Com relação a falsificações de obras de arte, todos os artistas nacionais e estrangeiros que têm mercado sólido são falsificados. Um dos pintores mais falsificados é Vincent van Gogh (1853-1890), com cerca de 45 obras, entre desenhos e pinturas, sendo questionadas de autenticidade. Uma delas seria “Os Girassóis“, vendida à empresa japonesa Yasuda Fire & Marine Insurance Co Ltd, em 1987 por US$ 41,46 milhões. Quanto aos artistas brasileiros, um dos mais falsificados é Cândido Portinari (1903-1962), com mais de 700 obras já investigadas. Mas aqui no Brasil, do contrário que no exterior, muitas dessas obras pecam pela falta de sutileza nas imitações, sendo reproduções de baixa qualidade, dotadas de falhas bastante grotescas.
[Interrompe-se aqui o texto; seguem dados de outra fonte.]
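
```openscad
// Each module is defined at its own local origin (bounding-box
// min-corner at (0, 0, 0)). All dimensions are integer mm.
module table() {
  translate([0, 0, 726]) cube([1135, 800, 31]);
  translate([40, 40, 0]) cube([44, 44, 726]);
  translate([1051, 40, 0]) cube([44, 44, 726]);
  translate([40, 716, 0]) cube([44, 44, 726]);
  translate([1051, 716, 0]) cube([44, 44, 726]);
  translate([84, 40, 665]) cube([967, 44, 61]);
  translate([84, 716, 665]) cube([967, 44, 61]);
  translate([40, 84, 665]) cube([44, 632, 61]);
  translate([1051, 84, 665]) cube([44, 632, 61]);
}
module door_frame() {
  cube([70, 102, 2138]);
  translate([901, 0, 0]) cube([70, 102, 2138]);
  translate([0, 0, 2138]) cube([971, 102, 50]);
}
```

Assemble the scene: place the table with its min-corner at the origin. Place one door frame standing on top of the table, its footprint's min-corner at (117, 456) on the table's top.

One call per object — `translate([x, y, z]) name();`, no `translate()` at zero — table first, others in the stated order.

table();
translate([117, 456, 757]) door_frame();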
Milhões de reais em quadros apreendidos ou recebidos como pagamento de dívidas também recontam histórias de fraudes, falências e liquidações das últimas décadas no Brasil. Muitas estão espalhadas em órgãos públicos como o Banco Central (BC) e a Caixa Econômica Federal, onde foram parar devido à legislação da época em que foram retomadas dos proprietários.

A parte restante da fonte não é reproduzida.